Я улыбнулась ее представлению о молодости — человеку этому было не менее сорока, и в его пышных усах пробивалась седина. Он был довольно высок и одет в темный костюм и котелок. Если бы он не представился, я бы решила, что он здесь на похоронах. Скорее всего, я видела его раньше, просто не могла вспомнить.
— Я не говорю, что кремацию надо запретить, — продолжала миссис Коулман. — Для нехристианина это может быть вполне приемлемо — для индусов и иудеев, атеистов и самоубийц, для тех, кто не заботится о своих душах.
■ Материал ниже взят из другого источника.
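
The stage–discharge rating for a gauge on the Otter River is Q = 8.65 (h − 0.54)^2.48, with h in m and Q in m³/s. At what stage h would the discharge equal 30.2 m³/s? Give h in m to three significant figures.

2.20 m

h − h₀ = (Q/C)^(1/b) = (30.2/8.65)^(1/2.48) = 1.656 m
h = 0.54 + 1.656 = 2.196 m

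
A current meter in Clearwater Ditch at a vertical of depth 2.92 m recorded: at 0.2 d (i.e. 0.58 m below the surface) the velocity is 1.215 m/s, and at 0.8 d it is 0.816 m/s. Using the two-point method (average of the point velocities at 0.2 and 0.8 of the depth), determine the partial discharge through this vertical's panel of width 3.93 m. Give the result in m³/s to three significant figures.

v̄ = (1.215 + 0.816) / 2 = 1.016 m/s
q = v̄ × d × w = 1.016 × 2.92 × 3.93 = 11.65 m³/s

11.7 m³/s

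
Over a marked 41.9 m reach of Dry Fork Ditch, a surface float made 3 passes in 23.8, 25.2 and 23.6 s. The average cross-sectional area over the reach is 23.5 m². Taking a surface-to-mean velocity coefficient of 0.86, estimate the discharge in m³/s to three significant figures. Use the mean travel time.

t̄ = (23.8 + 25.2 + 23.6) / 3 = 24.2 s
v_surface = L / t̄ = 41.9 / 24.2 = 1.731 m/s
v_mean = 0.86 × 1.731 = 1.489 m/s
Q = A × v_mean = 23.5 × 1.489 = 34.99 m³/s

35.0 m³/s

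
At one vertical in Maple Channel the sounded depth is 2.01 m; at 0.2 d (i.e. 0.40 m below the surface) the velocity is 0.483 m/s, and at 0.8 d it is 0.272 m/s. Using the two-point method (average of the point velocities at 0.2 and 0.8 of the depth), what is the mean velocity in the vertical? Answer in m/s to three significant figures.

v̄ = (0.483 + 0.272) / 2 = 0.3775 m/s

0.378 m/s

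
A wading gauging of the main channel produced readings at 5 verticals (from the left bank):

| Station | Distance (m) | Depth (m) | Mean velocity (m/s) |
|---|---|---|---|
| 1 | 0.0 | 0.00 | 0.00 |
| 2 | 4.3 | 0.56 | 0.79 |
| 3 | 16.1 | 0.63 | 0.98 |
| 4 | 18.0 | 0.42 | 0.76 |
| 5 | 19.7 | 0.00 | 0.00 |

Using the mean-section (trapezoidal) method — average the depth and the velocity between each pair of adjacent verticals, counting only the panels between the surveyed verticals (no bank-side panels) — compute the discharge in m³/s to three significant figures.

Panel 1-2: Δb = 4.3 m, d̄ = (0.00+0.56)/2 = 0.28, v̄ = (0.00+0.79)/2 = 0.395 → q = 4.3×0.28×0.395 = 0.4756 m³/s
Panel 2-3: Δb = 11.8 m, d̄ = (0.56+0.63)/2 = 0.595, v̄ = (0.79+0.98)/2 = 0.885 → q = 11.8×0.595×0.885 = 6.214 m³/s
Panel 3-4: Δb = 1.9 m, d̄ = (0.63+0.42)/2 = 0.525, v̄ = (0.98+0.76)/2 = 0.87 → q = 1.9×0.525×0.87 = 0.8678 m³/s
Panel 4-5: Δb = 1.7 m, d̄ = (0.42+0.00)/2 = 0.21, v̄ = (0.76+0.00)/2 = 0.38 → q = 1.7×0.21×0.38 = 0.1357 m³/s
Q = Σ q = 7.693 m³/s

7.69 m³/s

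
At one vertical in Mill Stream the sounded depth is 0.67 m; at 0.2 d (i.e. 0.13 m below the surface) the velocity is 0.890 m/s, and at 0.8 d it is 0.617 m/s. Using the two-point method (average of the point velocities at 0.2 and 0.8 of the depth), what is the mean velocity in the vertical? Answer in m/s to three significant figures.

v̄ = (0.890 + 0.617) / 2 = 0.7535 m/s

0.754 m/s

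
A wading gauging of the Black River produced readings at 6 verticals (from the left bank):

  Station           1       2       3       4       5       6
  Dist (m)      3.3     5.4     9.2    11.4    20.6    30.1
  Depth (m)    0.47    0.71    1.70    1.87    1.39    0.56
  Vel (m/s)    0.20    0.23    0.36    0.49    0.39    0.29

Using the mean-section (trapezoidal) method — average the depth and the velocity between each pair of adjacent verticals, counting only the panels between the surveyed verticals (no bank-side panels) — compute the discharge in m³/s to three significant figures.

Panel 1-2: Δb = 2.1 m, d̄ = (0.47+0.71)/2 = 0.59, v̄ = (0.20+0.23)/2 = 0.215 → q = 2.1×0.59×0.215 = 0.2664 m³/s
Panel 2-3: Δb = 3.8 m, d̄ = (0.71+1.70)/2 = 1.205, v̄ = (0.23+0.36)/2 = 0.295 → q = 3.8×1.205×0.295 = 1.351 m³/s
Panel 3-4: Δb = 2.2 m, d̄ = (1.70+1.87)/2 = 1.785, v̄ = (0.36+0.49)/2 = 0.425 → q = 2.2×1.785×0.425 = 1.669 m³/s
Panel 4-5: Δb = 9.2 m, d̄ = (1.87+1.39)/2 = 1.63, v̄ = (0.49+0.39)/2 = 0.44 → q = 9.2×1.63×0.44 = 6.598 m³/s
Panel 5-6: Δb = 9.5 m, d̄ = (1.39+0.56)/2 = 0.975, v̄ = (0.39+0.29)/2 = 0.34 → q = 9.5×0.975×0.34 = 3.149 m³/s
Q = Σ q = 13.03 m³/s

13.0 m³/s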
Но я воистину шокирована тем, что подобное место возведено на освященной земле. Нужно было разместить его на раскольнической части, где земля не освящена. Здесь же это пощечина христианству.
— Те, чьи останки покоятся в колумбарии, были истинными христианами, мадам, — сказал мистер Джексон.
— Но как же быть с воссоединением? Как душа и тело смогут воссоединиться в День Воскресения, если тело было… — Миссис Коулман не закончила предложение, а просто махнула рукой в сторону ячеек.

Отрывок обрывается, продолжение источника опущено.